As a seminary student walking home late one night, Thurman noticed the sound of water. He had taken this route many times, and he had never heard even a drip. The next day Thurman discussed his observations with one of his professors, who told him that a canal ran underneath the street. Because the noises of streetcars, automobiles, and passersby were absent late at night, Howard could discern the sound of water.  

Thurman equates these sounds … to the inner chatter within our minds that prevents us from being aware of God’s presence. Quieting the surface noise in our minds is what Thurman urges us to do when he instructs us, as he does throughout his writings, to “center down.”  

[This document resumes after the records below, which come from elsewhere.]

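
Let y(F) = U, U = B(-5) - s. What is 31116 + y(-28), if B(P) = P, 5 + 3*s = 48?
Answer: 93290/3 ≈ 31097.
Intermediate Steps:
s = 43/3 (s = -5/3 + (⅓)*48 = -5/3 + 16 = 43/3 ≈ 14.333)
U = -58/3 (U = -5 - 1*43/3 = -5 - 43/3 = -58/3 ≈ -19.333)
y(F) = -58/3
31116 + y(-28) = 31116 - 58/3 = 93290/3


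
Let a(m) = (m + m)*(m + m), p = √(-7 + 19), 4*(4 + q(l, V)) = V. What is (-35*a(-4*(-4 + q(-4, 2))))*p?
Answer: -252000*√3 ≈ -4.3648e+5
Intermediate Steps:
q(l, V) = -4 + V/4
p = 2*√3 (p = √12 = 2*√3 ≈ 3.4641)
a(m) = 4*m² (a(m) = (2*m)*(2*m) = 4*m²)
(-35*a(-4*(-4 + q(-4, 2))))*p = (-140*(-4*(-4 + (-4 + (¼)*2)))²)*(2*√3) = (-140*(-4*(-4 + (-4 + ½)))²)*(2*√3) = (-140*(-4*(-4 - 7/2))²)*(2*√3) = (-140*(-4*(-15/2))²)*(2*√3) = (-140*30²)*(2*√3) = (-140*900)*(2*√3) = (-35*3600)*(2*√3) = -252000*√3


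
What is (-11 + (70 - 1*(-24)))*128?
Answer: 10624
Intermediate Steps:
(-11 + (70 - 1*(-24)))*128 = (-11 + (70 + 24))*128 = (-11 + 94)*128 = 83*128 = 10624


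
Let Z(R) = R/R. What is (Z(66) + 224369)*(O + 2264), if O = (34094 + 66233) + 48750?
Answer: 33956380170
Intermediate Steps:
O = 149077 (O = 100327 + 48750 = 149077)
Z(R) = 1
(Z(66) + 224369)*(O + 2264) = (1 + 224369)*(149077 + 2264) = 224370*151341 = 33956380170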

What attracts and holds our attention determines how and when we will experience God. “In the total religious experience we learn how to wait; we learn how to ready the mind and the spirit,” he writes. “It is in the waiting, brooding, lingering, tarrying timeless moments that the essence of the religious experience becomes most fruitful. It is here that I learn to listen, to swing wide the very doors of my being, to clean out the corners and the crevices of my life—so that when His Presence invades, I am free to enjoy His coming to Himself in me.” [1] Thurman believed this activity may also require letting go of hatred and bitterness so that in coming into your center, you are coming into God as the Creator of existence because “God bottoms existence.”  

Brown finds in Thurman’s writings an invitation to be open to the possibility of everyday mysticism for all.  

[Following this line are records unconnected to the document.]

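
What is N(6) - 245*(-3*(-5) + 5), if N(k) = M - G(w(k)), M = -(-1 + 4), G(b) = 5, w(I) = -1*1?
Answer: -4908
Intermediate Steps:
w(I) = -1
M = -3 (M = -1*3 = -3)
N(k) = -8 (N(k) = -3 - 1*5 = -3 - 5 = -8)
N(6) - 245*(-3*(-5) + 5) = -8 - 245*(-3*(-5) + 5) = -8 - 245*(15 + 5) = -8 - 245*20 = -8 - 4900 = -4908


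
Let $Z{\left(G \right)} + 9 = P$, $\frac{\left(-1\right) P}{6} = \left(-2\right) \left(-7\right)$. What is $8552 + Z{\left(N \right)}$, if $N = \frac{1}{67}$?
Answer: $8459$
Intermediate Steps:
$N = \frac{1}{67} \approx 0.014925$
$P = -84$ ($P = - 6 \left(\left(-2\right) \left(-7\right)\right) = \left(-6\right) 14 = -84$)
$Z{\left(G \right)} = -93$ ($Z{\left(G \right)} = -9 - 84 = -93$)
$8552 + Z{\left(N \right)} = 8552 - 93 = 8459$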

Thurman demystified mysticism by framing it simply. Mystics are people who have a personal religious experience or an encounter with God. This description has freed me and many others from thinking that God appears to people only after years of prayer and living an ascetic, isolated life. Thurman believed anyone can be a mystic if they are open to the experience. He opened a door to a world where mystics move freely among us and live ordinary lives. Mystics are the ones who can hear the water flowing beneath the street. They know how to quiet the surface noise enough to hear the meaning of all things coursing below daily life.  

Everyday mystics are people who commune with the presence of God, receive guidance through prophetic visions, voices, and dreams, and commit themselves to living for God rather than solely for themselves. Their vision for life is larger and more expansive, knowing that they are alive for a reason, a purpose that will benefit human spirits they may never meet.… Thurman lived out an identity grounded in mysticism, as he regularly felt oneness with God and on occasion experienced visions. He also believed that mystical moments should stir people toward love, community, and social action. 

References:  
[1] Howard Thurman, prologue to Temptations of Jesus (Richmond, IN: Friends United Press, 1978), 14. 

Lerita Coleman Brown, What Makes You Come Alive: A Spiritual Walk with Howard Thurman (Minneapolis, MN: Broadleaf Books, 2023), 121–123. 

Image credit: Benjamin Yazza, Untitled (detail), New Mexico, 2023, photograph, used with permission. Click here to enlarge image. During the course of every day, mystical moments are available to us, like sharing a moment with a grasshopper. 

Story from Our Community:  

For me, to be in awe, is the most powerful moment when I am equally at peace and yet completely overwhelmed by God’s beauty and love. In that moment, I almost feel pained in my desire and need to share it with someone else. It seems as though it is too much joy to hold inside—it spills over. It is in these moments that I feel most connected to God and to the whole world. Awe is the breath of life penetrating my very being and going back to God. —Louise F.